The Upside of Rejection

Rejection comes in many forms, doesn’t it? It’s sending a message to your match on Bumble to notice you’re suddenly unmatched seconds later. It’s having a recruiter view your LinkedIn profile for a dream job only to never hear back. It’s making eyes at the cute guy across the bar to realize he’s eying up the woman (or man) standing behind you. It’s wanting a snuggle from your dog and having them prefer to curl up with your spouse. Okay, that last one isn’t really rejection. Maybe your spouse has bacon in their pocket? Probably.

Point is, rejection is all around us. All the time. And it can feel end of times horrible. Like falling down a dark hole or being buried alive. Or, it can uncover something really meaningful. Without sounding too sunshiny, which is not really my style anyway, I’ve been thinking a lot about the latter.

But first, here’s the thing…

Show business is fucking tough. It’s likely that doesn’t come as a surprise to most people, hence why most people don’t pursue it. Aside from the financial instability that comes with chasing something so volatile and elusive, there’s an emotional side to it too. Pouring one’s heart and soul into something, in some cases pulling from very personal experiences, all in the name of creating art that could one day reach a receptive audience is the holy grail. I’d like to think it’s why most people do it. But in order to reach that holy grail, to come even marginally close to making a viable living as a screenwriter or director or actor or any other discipline that involves storytelling, you have to get really comfortable with the word no. Or, no thanks. Or, I’ll pass. Like, having someone rub your head while telling you a story, comfortable. Like, laying in a hammock on a hot summer’s day and gently swaying in the cool breeze, comfortable. Like, having Betty White hold you and tell you everything is going to be okay, comfortable. Comfy.

I’ve always been told, the best way to break in (if you’re a screenwriter) is to just keep writing! And this is 50% sound advice. You need to build up your arsenal of polished projects. You can’t go out into the entertainment market with only one script.
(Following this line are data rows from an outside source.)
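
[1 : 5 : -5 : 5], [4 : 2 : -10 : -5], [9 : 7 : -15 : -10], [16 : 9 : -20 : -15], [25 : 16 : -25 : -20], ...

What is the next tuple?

[36 : 25 : -30 : -25]

First coordinate: 1, 4, 9, 16, 25 → 36 (perfect squares: 1², 2², 3², …).
For the second coordinate, each term is the sum of the two before it: 5, 2, 7, 9, 16 → 25.
Third coordinate: -5, -10, -15, -20, -25 → -30 (−5 each step).
Fourth coordinate: always the previous value of the third coordinate, so 5, -5, -10, -15, -20 → -25.
Combining the parts gives [36 : 25 : -30 : -25].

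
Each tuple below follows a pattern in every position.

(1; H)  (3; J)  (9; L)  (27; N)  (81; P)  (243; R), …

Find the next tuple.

First value — ×3 each step: 1, 3, 9, 27, 81, 243 → 729.
For the letter, letters move forward 2 places in the alphabet: H, J, L, N, P, R → T.
Putting it together: (729; T).

(729; T)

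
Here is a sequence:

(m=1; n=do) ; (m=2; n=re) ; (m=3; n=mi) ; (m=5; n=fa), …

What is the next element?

(m=8; n=sol)

M: each term is the sum of the two before it, so 1, 2, 3, 5 → 8.
N: runs through the solfège scale do→ti; do, re, mi, fa → sol.
Putting it together: (m=8; n=sol).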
You need several. Most literary managers will suggest a minimum of four projects. And not first drafts either, those little babies need to be fully baked. You need to engage script readers, pay for industry evaluations, host table reads, have friends read your material, edit, rewrite and repeat. As this writer/director aptly put it on TwitterEditing is the slow process of losing your fucking mind so that the characters might have their own.

AMEN, sir. And this is only step one. Once your babies are ready to be released into the cruel cruel world, you ­– as their creator – must hustle and network and foster relationships (meaningful relationships) and pitch and schlepp your wares around Hollywood until someone sees something in your project that previously only you could see. Until you get a YES. This could come in many forms, of course. It could be a yes to reviewing your material. Even better, a yes to producing and/or financing your material. Or a yes, I’d like to option or purchase your material. All of that is a delicious crack into the unbreakable bubble that seems to surround this industry.
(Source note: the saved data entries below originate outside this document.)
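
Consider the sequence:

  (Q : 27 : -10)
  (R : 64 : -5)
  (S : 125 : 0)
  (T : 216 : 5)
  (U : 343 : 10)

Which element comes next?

For the letter, letters move forward 1 place in the alphabet: Q, R, S, T, U → V.
Second value goes 27, 64, 125, 216, 343 → 512 (perfect cubes: 3³, 4³, 5³, …).
Third value goes -10, -5, 0, 5, 10 → 15 (+5 each step).
Putting it together: (V : 512 : 15).

(V : 512 : 15)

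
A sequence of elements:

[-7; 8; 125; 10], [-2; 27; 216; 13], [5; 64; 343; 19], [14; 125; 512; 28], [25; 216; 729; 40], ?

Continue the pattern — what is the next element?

[38; 343; 1000; 55]

First slot: differences are 5, 7, 9, … (increasing by 2 each time); -7, -2, 5, 14, 25 → 38.
Second slot: 8, 27, 64, 125, 216 → 343 (perfect cubes: 2³, 3³, 4³, …).
Third slot — perfect cubes: 5³, 6³, 7³, …: 125, 216, 343, 512, 729 → 1000.
Fourth slot — differences are 3, 6, 9, … (increasing by 3 each time): 10, 13, 19, 28, 40 → 55.
Combining the parts gives [38; 343; 1000; 55].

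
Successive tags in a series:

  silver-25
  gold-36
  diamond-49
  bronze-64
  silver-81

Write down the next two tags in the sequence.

gold-100, diamond-121

Rank goes silver, gold, diamond, bronze, silver → gold → diamond (repeats silver → gold → diamond → bronze).
Second component goes 25, 36, 49, 64, 81 → 100 → 121 (perfect squares: 5², 6², 7², …).
Putting the parts together: gold-100 and then diamond-121.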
Since leaving my job in June to focus on screenwriting full-time (or as long as my bank account would allow), my metaphorical babies felt ready to be revealed last September, and so the door knocking fully commenced. Two features and two pilots (both with series bibles). In the past few months I’ve been dedicated to networking, meeting new friends for coffee, leaning on existing friends to introduce me to producers and managers and scheduling as many pitch meetings as I could manage. I’ve also been submitting a short film I wrote, produced, directed and self-funded to film festivals across North America. Here’s the part of this blog post where I bust out some stats…

Rejection by the numbers

Number of meetings I’ve secured with potential literary managers – 2

Number of literary managers I’ve signed with – 0 (you only need one, btw)

Number of film festivals I’ve submitted to – 27

Number of festivals that have said no thank you (so far) – 14

Number of film and television projects I’ve been pitching – 4

Number of pitches I have delivered – 19

Of those pitches, number of development execs who agreed to review my material – 6

Number of dev execs who reviewed my material and decided to pass – 2

As you can see, a lot of grinding needs to take place in order to bump up your odds and find that one YES to kickstart your career. Not that the hustle ever ends, even if you come out of the gate with a financial or critical hit. But it definitely helps.

Here’s the secret to all of this, tho

Returning to my initial point about uncovering something meaningful amidst all this rejection – FEEDBACK. With each and every no, I’ve received some really constructive and helpful advice. Ways to elevate my stories, pick up the pacing, develop my characters, possible plot twists and ways to drive home what my protagonists have at risk but also what motivates them. It’s made me a better writer.

So, if you’re a screenwriter and you’ve made it this far (in this lengthy blog post but also in your own creative process), I can’t tell you how life changing a regular dose of rejection can be. It could be the very thing that helps you sell your first script.